III Edición Digital de Artes y Letras
“Matriarcal”
Imagen: Josefina Fernández
Texto: Melina Litauer
Mutación Inesperada
Venía soportando una viudez de siete años. Cuando su esposo se marchó para siempre, su hijo era muy pequeño, y fue por él que se armó de valor para seguir viviendo. Tuvo que ser una madre fuerte, tenaz, aguerrida para sobrellevar la soledad y tantas responsabilidades. Puso tanto esmero en acompañar el crecimiento y la educación del niño, que para ella significaba tener en casa una obra de arte intocable. Sus garras de leona estaban siempre afiladas para defenderlo de cualquier ataque.
Aquel día había recibido una nota firmada por el nuevo director de la escuela donde le solicitaba que se acercara para tener una charla con ella. Aunque todavía no lo había conocido, se imaginó que tendría algún reclamo con respecto al comportamiento de su hijo. Entonces le declaró de antemano la guerra, y se dirigió indignada hacia el instituto.
En el hall de entrada la recibió la secretaria y le dijo amablemente que tomara asiento para esperar que la llamaran a la reunión. “El que espera, desespera”, dice el dicho.
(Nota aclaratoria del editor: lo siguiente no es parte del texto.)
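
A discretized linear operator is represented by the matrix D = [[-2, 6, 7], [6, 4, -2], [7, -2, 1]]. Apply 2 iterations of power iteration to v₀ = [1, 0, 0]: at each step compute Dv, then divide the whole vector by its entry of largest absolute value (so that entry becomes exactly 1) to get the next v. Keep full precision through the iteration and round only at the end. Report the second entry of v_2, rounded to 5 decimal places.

Dv0 = (-2.000000, 6.000000, 7.000000); divide by 7.000000 → v1 = (-0.285714, 0.857143, 1.000000)
Dv1 = (12.714286, -0.285714, -2.714286); divide by 12.714286 → v2 = (1.000000, -0.022472, -0.213483)
Requested entry of v2: -2/89 = -0.02247

-0.02247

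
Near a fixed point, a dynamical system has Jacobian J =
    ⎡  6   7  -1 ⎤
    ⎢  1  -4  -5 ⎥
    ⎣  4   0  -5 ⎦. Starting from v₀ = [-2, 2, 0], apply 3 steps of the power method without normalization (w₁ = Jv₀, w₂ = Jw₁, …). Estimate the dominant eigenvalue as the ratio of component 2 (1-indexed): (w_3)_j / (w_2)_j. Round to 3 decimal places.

w1 = Jv₀ = (6·(-2) + 7·2 + (-1)·0; 1·(-2) + (-4)·2 + (-5)·0; 4·(-2) + 0·2 + (-5)·0) = (2, -10, -8)
w2 = Jw1 = (6·2 + 7·(-10) + (-1)·(-8); 1·2 + (-4)·(-10) + (-5)·(-8); 4·2 + 0·(-10) + (-5)·(-8)) = (-50, 82, 48)
w3 = Jw2 = (226, -618, -440)
Ratio at component: -618 / 82 = -7.537

λ ≈ -7.537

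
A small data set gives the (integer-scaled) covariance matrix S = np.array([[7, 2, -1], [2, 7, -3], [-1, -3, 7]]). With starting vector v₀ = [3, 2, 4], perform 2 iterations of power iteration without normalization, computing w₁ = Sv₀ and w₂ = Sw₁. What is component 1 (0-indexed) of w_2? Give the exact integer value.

41

w1 = Sv₀ = (7·3 + 2·2 + (-1)·4; 2·3 + 7·2 + (-3)·4; (-1)·3 + (-3)·2 + 7·4) = (21, 8, 19)
w2 = Sw1 = (7·21 + 2·8 + (-1)·19; 2·21 + 7·8 + (-3)·19; (-1)·21 + (-3)·8 + 7·19) = (144, 41, 88)
The requested component of w2 is 41.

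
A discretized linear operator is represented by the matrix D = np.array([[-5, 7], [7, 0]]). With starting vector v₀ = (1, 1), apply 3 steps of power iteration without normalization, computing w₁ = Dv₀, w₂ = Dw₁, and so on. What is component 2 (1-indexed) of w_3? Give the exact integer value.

273

w1 = Dv₀ = ((-5)·1 + 7·1; 7·1 + 0·1) = (2, 7)
w2 = Dw1 = ((-5)·2 + 7·7; 7·2 + 0·7) = (39, 14)
w3 = Dw2 = (-97, 273)
The requested component of w3 is 273.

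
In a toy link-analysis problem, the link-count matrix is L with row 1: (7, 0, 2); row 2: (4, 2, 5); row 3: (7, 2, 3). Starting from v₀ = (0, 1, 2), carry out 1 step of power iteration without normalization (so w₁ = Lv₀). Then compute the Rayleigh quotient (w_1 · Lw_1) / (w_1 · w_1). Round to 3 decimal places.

w1 = Lv₀ = (4, 12, 8)
Lw1 = (44, 80, 76)
w1·Lw1 = 4·44 + 12·80 + 8·76 = 1744; w1·w1 = 4·4 + 12·12 + 8·8 = 224
λ ≈ 1744/224 = 7.786

λ ≈ 7.786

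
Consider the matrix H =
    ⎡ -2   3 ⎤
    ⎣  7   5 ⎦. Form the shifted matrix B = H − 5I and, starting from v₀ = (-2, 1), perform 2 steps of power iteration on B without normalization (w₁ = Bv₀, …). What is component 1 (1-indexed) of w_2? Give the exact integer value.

B = H − 5I has rows (-7, 3); (7, 0)
w1 = Bv₀ = (17, -14)
w2 = Bw1 = (-161, 119)
Requested component of w2: -161

-161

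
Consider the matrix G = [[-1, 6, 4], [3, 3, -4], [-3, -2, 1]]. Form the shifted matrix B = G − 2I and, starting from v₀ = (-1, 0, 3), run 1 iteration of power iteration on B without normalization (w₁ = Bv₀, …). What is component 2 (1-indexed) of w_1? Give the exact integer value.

-15

B = G − 2I has rows (-3, 6, 4); (3, 1, -4); (-3, -2, -1)
w1 = Bv₀ = ((-3)·(-1) + 6·0 + 4·3; 3·(-1) + 1·0 + (-4)·3; (-3)·(-1) + (-2)·0 + (-1)·3) = (15, -15, 0)
Requested component of w1: -15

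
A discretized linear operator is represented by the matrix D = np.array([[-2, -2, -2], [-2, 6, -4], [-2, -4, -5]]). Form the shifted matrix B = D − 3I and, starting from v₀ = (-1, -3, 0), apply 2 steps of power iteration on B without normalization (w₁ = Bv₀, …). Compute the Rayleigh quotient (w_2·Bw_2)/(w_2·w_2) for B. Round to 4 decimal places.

μ ≈ -8.7147

B = D − 3I has rows (-5, -2, -2); (-2, 3, -4); (-2, -4, -8)
w1 = Bv₀ = (11, -7, 14)
w2 = Bw1 = (-69, -99, -106)
Bw2 = (755, 265, 1382)
w2·Bw2 = -224822; w2·w2 = 25798; μ ≈ -224822/25798 = -8.7147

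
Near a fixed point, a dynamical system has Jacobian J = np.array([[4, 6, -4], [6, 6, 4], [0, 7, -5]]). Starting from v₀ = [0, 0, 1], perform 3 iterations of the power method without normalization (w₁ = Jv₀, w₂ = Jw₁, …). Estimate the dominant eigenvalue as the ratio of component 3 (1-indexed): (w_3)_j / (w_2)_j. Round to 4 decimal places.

w1 = Jv₀ = (-4, 4, -5)
w2 = Jw1 = (28, -20, 53)
w3 = Jw2 = (-220, 260, -405)
Ratio at component: -405 / 53 = -7.6415

-7.6415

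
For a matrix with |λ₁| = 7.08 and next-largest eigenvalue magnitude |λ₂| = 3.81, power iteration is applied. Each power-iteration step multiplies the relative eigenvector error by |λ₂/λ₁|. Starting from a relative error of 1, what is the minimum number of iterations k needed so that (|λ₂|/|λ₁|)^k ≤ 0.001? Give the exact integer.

|λ₂/λ₁| = 3.81/7.08 = 0.53814
Need k ≥ ln(0.001) / ln(0.53814) = -6.9078 / -0.6196 ≈ 11.148
Smallest integer k satisfying the bound: 12

12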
Su ansiedad aumentaba segundo a segundo y mientras éstos pasaban, su mente descorría un sinfín de pensamientos que balbuceaba en voz baja: −Aquí estoy, esperando desde hace media hora. Ya me va a escuchar ese jovencito. Se cree que, ahora que lo nombraron director de la escuela, nos va a pisotear a grandes y a chicos. Sí, sí, me va a escuchar. Mi hijo es un santo, bien educado, colaborador, inteligente, no hace falta decirle las cosas dos veces. Es obediente como ninguno. Él no sabe que mi chiquito es mi orgullo, y tuvo el tupé de citarme quién sabe para qué. Se ve que no lo conoce, pero se tendría que haber informado. No se hacen así las cosas. Esto es inexperiencia pura.
Desde el fondo del pasillo del Instituto Venancio Ordoñez Gil, se vino acercando un hombre alto y robusto.
−Buenos días señora. ¿En qué la puedo ayudar?
−Yo no soy la que necesita ayuda. El que la necesita es el director. Dígale que quiero hablar con él inmediatamente. −Pero, ¿qué pasó que está tan enojada?
−¿Y cómo estaría usted si le hubieran menospreciado a su hijo?
−Este director es incapaz de hacer eso. −dijo el celador rascándose la cabeza− Es una persona muy amable y cariñosa con los chicos. Cuando llama a algún padre, siempre es para ayudarlos.
−¿Cariñosa? ¡Qué sabrá él de cariño! Cariño es el de una madre que se desvive para enseñarle a ser un hombre de bien; que está siempre atenta a cubrir sus necesidades y encima sola, sin un padre que los sostenga.
−No me cabe la menor duda sobre el amor que siente una madre. Con seguridad usted habrá sido un ejemplo de abnegación. Pero no se haga problema, enseguida se aclarará cualquier cosa que haya motivado que la citaran.
Unos segundos después, la llamaron para que se hiciera presente en la dirección.
Ni bien entró al recinto, el director se levantó y fue a su encuentro para darle la bienvenida. Su porte era tan imponente que se sintió diminuta. Debajo de su pelo, levemente despeinado, asomaban dos faroles verdes que iluminaban su rostro; su amplia sonrisa se dibujaba sobre su piel bronceada y el sonido de su voz era como el gorjeo de un cardenal.
−Mucho gusto, señora Vanina. –le dijo amable extendiéndole la mano tersa y perfumada − Tome asiento por favor. Ella se acomodó obediente y sumisa.
¿Qué le pasaba? Hacía mucho tiempo que no experimentaba esas sensaciones. Su cuerpo libraba una batalla con sus pensamientos, y sin decidirlo, sentía que cada suposición turbadora se transformaba en una pompa de jabón que explotaba en su cabeza. Sin entender cómo y por qué, el enojo se había marchado, y ya no le interesaba saber el motivo de la citación. Fueron unos instantes eternos en los que temió dejar al descubierto la turbación que la embargaba y solo pudo balbucear:
−Para mí también es un placer conocerlo, señor director.